This is how we do it
This week, a weirdly snarky little Times piece and an Idolator follow-up both wondered about the plight of the wedding DJ; a Wall Street Journal article did the same thing a year ago. Seems like more and more couples these days are deciding to forgo the wedding DJ altogether and just play some playlist they slapped together on an iPod. Well, of course they are. As far as the whole wedding-industrial complex goes, the DJ is probably the least essential cog, and I have to wonder whether DJs are starting to feel like the flesh-and-blood tollbooth operators who must be realizing that it’s only a matter of time before the machines replace them completely. Maybe that’s a bad thing. In the WSJ article and the Idolator interview, DJs make the point that iPods can’t read people’s reactions or artfully manipulate moods. Here’s one DJ, as quoted in the WSJ piece: “DJs can think on the fly and make adjustments. The whole idea of a party is that it’s fluid. It’s dynamic. It’s an art.” Fair enough, but I’ve never heard a wedding DJ that treats it like an art. And maybe it shouldn’t be an art; these guys need to be as nakedly crowd-pleasing as possible, and they’re dealing with impossibly wide spans of ages and backgrounds at virtually every event. A good club DJ can create peaks and valleys, move moods around, build everything up to a massive cathartic climax. Wedding DJs don’t get to do stuff like that; they’re just trying to keep as many people happy as possible. Still, I’ve never seen a wedding DJ display even the most basic aptitude for transitions or crowd-appraisal. Still, I like the idea that there’s an actual person picking the songs, keeping everything moving and making sure that dead spots don’t come too often. I’m getting married in about a month and a half, and the question of whether to hire a DJ or not has been a tough one.
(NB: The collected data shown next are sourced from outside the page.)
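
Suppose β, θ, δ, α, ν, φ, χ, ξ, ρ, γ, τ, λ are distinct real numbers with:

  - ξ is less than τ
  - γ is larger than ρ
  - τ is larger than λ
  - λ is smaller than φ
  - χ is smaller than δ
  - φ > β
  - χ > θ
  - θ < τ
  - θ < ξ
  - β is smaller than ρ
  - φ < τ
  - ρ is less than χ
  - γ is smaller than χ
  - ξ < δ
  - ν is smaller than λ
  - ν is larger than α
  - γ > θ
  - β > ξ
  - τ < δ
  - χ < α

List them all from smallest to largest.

Nothing is placed below θ, so it is least; from there θ < ξ; ξ < β; β < ρ; ρ < γ; γ < χ; χ < α; α < ν; ν < λ; λ < φ; φ < τ; τ < δ, each given directly.

θ < ξ < β < ρ < γ < χ < α < ν < λ < φ < τ < δ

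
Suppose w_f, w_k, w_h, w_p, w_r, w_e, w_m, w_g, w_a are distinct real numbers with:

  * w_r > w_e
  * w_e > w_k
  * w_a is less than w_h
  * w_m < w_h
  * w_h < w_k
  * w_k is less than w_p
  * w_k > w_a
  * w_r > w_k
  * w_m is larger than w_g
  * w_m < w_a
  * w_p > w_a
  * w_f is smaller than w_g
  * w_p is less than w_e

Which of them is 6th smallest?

w_k

The consecutive relations fix a unique order: w_f < w_g < w_m < w_a < w_h < w_k < w_p < w_e < w_r.
The 6th smallest is w_k.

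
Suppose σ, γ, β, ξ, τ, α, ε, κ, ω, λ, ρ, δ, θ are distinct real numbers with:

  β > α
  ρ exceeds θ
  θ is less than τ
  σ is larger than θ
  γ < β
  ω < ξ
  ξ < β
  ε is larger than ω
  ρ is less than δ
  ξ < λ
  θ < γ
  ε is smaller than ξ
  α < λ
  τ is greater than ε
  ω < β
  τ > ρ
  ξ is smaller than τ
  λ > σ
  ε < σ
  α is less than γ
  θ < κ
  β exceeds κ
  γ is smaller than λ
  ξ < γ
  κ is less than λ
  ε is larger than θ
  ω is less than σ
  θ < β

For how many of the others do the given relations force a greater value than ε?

6

The elements the relations force above ε are ξ, γ, σ, β, τ, λ — no chain reaches any other.
That is 6.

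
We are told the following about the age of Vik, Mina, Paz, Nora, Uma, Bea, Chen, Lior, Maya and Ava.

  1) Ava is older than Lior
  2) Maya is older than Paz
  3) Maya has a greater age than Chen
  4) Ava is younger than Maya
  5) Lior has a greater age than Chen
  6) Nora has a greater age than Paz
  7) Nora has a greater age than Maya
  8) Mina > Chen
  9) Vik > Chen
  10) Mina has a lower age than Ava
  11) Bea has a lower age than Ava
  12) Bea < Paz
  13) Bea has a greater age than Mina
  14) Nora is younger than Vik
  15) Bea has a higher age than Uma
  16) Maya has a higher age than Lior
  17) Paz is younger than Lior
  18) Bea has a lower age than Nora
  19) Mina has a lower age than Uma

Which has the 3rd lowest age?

Chaining the given pairs: Chen < Mina < Uma < Bea < Paz < Lior < Ava < Maya < Nora < Vik.
The 3rd smallest is Uma.

Uma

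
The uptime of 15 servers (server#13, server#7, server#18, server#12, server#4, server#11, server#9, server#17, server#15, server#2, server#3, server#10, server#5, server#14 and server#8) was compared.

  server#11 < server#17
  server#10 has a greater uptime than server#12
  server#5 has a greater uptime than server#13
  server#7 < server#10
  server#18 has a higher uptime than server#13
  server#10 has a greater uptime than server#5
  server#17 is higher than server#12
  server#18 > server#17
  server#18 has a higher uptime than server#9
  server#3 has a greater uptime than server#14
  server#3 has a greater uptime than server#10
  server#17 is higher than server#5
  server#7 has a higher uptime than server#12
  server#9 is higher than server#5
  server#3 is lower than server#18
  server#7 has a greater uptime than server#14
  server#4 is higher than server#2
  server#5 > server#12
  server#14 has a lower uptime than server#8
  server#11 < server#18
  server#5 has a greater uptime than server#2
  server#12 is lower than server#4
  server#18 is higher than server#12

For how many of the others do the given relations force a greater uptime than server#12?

8

Directly above server#12: server#5, server#7, server#17, server#4, server#10, server#18.
One step further: server#3, server#9 (8 so far).
No other element is forced above server#12 by the given relations, so the count is 8.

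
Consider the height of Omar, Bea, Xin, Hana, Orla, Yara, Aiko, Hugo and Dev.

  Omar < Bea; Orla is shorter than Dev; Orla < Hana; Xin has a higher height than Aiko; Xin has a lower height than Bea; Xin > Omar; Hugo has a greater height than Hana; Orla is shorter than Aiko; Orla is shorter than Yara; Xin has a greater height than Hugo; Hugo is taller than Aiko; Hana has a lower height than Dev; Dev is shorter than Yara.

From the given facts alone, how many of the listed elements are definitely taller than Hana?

5

The elements the relations force above Hana are Hugo, Xin, Dev, Yara, Bea — no chain reaches any other.
That is 5.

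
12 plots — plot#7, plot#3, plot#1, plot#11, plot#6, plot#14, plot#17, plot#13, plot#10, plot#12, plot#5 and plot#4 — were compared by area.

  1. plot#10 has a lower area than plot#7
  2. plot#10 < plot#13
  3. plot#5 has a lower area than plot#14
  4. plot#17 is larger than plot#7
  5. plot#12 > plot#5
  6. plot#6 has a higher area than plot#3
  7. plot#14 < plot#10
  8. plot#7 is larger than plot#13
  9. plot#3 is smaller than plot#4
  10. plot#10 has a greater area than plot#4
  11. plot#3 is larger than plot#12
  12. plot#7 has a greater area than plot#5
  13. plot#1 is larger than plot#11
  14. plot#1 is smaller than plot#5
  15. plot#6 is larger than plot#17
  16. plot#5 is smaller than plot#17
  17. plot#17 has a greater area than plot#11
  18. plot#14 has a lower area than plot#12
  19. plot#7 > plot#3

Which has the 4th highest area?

plot#13

The consecutive relations fix a unique order: plot#11 < plot#1 < plot#5 < plot#14 < plot#12 < plot#3 < plot#4 < plot#10 < plot#13 < plot#7 < plot#17 < plot#6.
Counting 4 from the largest end gives plot#13.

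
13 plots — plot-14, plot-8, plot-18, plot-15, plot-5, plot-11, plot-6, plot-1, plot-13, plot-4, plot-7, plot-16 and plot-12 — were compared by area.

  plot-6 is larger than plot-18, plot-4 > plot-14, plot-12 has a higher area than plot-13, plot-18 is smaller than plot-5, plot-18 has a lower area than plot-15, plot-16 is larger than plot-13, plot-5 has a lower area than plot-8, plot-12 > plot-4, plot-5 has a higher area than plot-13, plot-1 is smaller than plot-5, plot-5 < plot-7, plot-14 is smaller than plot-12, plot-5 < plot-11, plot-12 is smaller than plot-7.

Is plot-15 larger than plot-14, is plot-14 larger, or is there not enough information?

undetermined

Following every chain through plot-14: above plot-14 we get plot-4, plot-12, plot-7.
plot-15 is not reached, and no chain runs the other way from plot-15 to plot-14.
So the given relations leave the order of plot-14 and plot-15 undetermined.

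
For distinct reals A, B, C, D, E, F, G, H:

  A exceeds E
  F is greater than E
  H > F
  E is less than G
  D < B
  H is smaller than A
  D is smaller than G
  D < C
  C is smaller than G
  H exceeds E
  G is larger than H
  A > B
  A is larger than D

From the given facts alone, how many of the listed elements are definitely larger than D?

4

From D the given relations immediately reach B, A, C, G.
No other element is forced above D by the given relations, so the count is 4.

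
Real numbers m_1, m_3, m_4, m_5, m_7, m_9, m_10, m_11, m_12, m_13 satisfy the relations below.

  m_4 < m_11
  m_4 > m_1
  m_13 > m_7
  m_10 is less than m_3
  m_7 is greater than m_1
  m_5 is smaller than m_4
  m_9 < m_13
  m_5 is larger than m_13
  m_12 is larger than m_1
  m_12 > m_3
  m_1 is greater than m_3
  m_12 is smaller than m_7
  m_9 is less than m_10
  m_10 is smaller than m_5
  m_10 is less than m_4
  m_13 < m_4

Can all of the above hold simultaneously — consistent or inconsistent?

consistent

Every relation is compatible with m_9 < m_10 < m_3 < m_1 < m_12 < m_7 < m_13 < m_5 < m_4 < m_11; the set is consistent.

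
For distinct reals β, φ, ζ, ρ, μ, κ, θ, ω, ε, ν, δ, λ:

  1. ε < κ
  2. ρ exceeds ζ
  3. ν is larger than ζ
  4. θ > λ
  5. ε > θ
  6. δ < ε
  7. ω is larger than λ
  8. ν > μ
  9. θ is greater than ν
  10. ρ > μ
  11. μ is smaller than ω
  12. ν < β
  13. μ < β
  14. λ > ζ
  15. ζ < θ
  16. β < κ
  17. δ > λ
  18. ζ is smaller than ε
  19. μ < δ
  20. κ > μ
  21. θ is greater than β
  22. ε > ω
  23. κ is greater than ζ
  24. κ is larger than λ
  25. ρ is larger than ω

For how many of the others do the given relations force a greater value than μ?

8

The elements the relations force above μ are ν, β, δ, θ, ω, ρ, ε, κ — no chain reaches any other.
That is 8.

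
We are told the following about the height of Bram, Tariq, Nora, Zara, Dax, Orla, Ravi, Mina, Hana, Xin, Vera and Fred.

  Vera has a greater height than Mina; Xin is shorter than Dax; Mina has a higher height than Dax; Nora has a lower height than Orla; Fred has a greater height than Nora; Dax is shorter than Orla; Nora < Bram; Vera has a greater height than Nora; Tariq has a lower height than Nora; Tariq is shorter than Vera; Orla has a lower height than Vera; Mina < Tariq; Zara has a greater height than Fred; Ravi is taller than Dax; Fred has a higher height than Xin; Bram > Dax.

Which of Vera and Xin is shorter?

Following the relations from Xin: Xin < Dax < Mina < Tariq < Nora < Orla < Vera.
So Xin < Vera; Xin is the shorter of the two.

Xin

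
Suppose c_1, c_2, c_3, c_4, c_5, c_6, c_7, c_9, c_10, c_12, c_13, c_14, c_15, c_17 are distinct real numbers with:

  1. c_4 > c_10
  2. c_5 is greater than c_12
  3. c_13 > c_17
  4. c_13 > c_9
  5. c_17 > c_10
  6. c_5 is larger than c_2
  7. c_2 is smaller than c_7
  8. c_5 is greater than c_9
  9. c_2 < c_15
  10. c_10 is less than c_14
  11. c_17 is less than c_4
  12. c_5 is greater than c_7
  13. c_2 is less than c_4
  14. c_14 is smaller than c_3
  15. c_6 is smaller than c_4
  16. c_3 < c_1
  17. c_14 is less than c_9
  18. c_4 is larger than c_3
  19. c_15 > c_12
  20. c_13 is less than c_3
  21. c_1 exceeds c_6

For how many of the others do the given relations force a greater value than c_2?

From c_2 the given relations immediately reach c_7, c_5, c_4, c_15.
No other element is forced above c_2 by the given relations, so the count is 4.

4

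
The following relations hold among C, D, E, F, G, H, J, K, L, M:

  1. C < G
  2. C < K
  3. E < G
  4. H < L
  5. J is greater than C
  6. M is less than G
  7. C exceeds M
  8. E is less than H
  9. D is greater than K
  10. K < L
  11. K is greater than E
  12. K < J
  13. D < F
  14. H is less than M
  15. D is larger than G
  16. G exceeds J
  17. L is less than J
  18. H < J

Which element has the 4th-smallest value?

The consecutive relations fix a unique order: E < H < M < C < K < L < J < G < D < F.
The 4th smallest is C.

C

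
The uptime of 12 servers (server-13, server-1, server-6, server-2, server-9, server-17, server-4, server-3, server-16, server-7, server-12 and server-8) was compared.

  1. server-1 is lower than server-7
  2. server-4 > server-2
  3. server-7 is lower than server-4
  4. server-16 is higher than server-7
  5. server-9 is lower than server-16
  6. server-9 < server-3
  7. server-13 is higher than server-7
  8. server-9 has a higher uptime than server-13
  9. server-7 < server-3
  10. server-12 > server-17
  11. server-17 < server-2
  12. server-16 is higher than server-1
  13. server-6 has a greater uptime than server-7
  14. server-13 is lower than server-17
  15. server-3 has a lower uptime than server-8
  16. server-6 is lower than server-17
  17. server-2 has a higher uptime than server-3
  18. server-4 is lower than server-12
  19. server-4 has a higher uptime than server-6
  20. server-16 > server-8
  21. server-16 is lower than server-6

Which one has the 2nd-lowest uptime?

server-7

Chaining the given pairs: server-1 < server-7 < server-13 < server-9 < server-3 < server-8 < server-16 < server-6 < server-17 < server-2 < server-4 < server-12.
The 2nd smallest is server-7.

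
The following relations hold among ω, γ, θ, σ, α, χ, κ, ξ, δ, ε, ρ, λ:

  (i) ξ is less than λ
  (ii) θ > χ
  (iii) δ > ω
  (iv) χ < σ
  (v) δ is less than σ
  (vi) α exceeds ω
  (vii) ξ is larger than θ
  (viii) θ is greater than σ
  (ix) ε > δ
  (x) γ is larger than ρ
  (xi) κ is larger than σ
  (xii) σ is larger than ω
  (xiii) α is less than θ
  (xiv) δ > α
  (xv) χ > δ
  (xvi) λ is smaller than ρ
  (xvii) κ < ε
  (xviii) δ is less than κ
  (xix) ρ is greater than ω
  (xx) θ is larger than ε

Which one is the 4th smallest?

χ

Piecing the relations together gives one ordering: ω < α < δ < χ < σ < κ < ε < θ < ξ < λ < ρ < γ.
The 4th smallest is χ.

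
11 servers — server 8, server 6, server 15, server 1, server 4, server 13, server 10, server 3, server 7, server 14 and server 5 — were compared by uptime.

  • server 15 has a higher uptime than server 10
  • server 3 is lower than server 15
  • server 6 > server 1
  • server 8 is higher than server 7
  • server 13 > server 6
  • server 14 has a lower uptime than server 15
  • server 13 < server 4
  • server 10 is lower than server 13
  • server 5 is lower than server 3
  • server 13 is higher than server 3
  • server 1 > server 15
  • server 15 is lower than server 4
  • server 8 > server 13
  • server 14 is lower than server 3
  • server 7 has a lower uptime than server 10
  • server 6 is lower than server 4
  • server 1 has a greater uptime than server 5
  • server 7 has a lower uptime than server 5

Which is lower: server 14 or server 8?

server 14

server 14 < server 3 and server 3 < server 15 give server 14 < server 15.
Then server 15 < server 1 extends the chain to server 1.
Then server 1 < server 6 extends the chain to server 6.
With server 6 < server 13: server 14 < server 3 < server 15 < server 1 < server 6 < server 13.
Then server 13 < server 8 extends the chain to server 8.
So server 14 < server 8; server 14 is the lower of the two.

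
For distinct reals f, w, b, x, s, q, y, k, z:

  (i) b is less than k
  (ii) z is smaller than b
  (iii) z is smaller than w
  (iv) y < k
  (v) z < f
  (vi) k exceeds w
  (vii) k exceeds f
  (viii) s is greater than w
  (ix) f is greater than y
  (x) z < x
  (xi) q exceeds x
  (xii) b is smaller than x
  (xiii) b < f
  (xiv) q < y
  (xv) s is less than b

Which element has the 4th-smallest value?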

The biggest problem with a DJ is that the average wedding DJ will shoot for cheese at any possible opportunity, at least in my experience. At one friend’s wedding, the groom gave the DJ a list of songs, and the DJ still managed a few moments of cluelessness, playing a godawful Euro-club remixes of some songs rather than the requested originals. But an iPod playlist can be just as perilous. This past weekend, I went to a wedding where the couple did the playlist thing and took some big risks in the process. It worked out: the floor never really cleared out, not even when Pavement came on. But that doesn’t mean that those same decisions would work in every situation. I’ve been trying to put together a playlist, and it’s a pretty tough job, since I don’t want to alienate anyone. Motown might keep everyone happy, but you can’t just play Motown all night. Questions arise: Will “Ante Up” scare my grandma? Do enough people know “New York Groove” that the floor won’t totally empty? How much early-90s dancepop is too much? How can I work in “International Players Anthem”? “Once in a Lifetime”? “No Diggity”? “Paradise City”? “Hey Ma”? Suddenly, a wedding DJ’s job doesn’t seem quite so easy.
We eventually decided to take a sort of middle ground. We’re hiring a DJ, but we’re burning him a bunch of CDs and telling him to only play those songs, preferably in the order we give him. I don’t know the guy or anything, but he seems decent enough on the phone. That I’m a music critic and that a bunch of my friends are music critics makes me more tense about this whole arrangement than I probably should be, like I’ll never be able to show my face in public again if he slips “The Chicken Dance” in there. None of it will matter in the end, of course. Everyone’s going to get drunk and have an awesome time and I’ll be so surrounded with my favorite people that I probably won’t even notice the music too much. But obsessing about this stuff is sort of what I do, and I’m willing to do anything I can to get this whole thing as close to the idealized image that I’ve already got in my head. If at least ten people in formal wear bug out when “We Takin’ Over” comes on, I’ll feel like I did this thing right.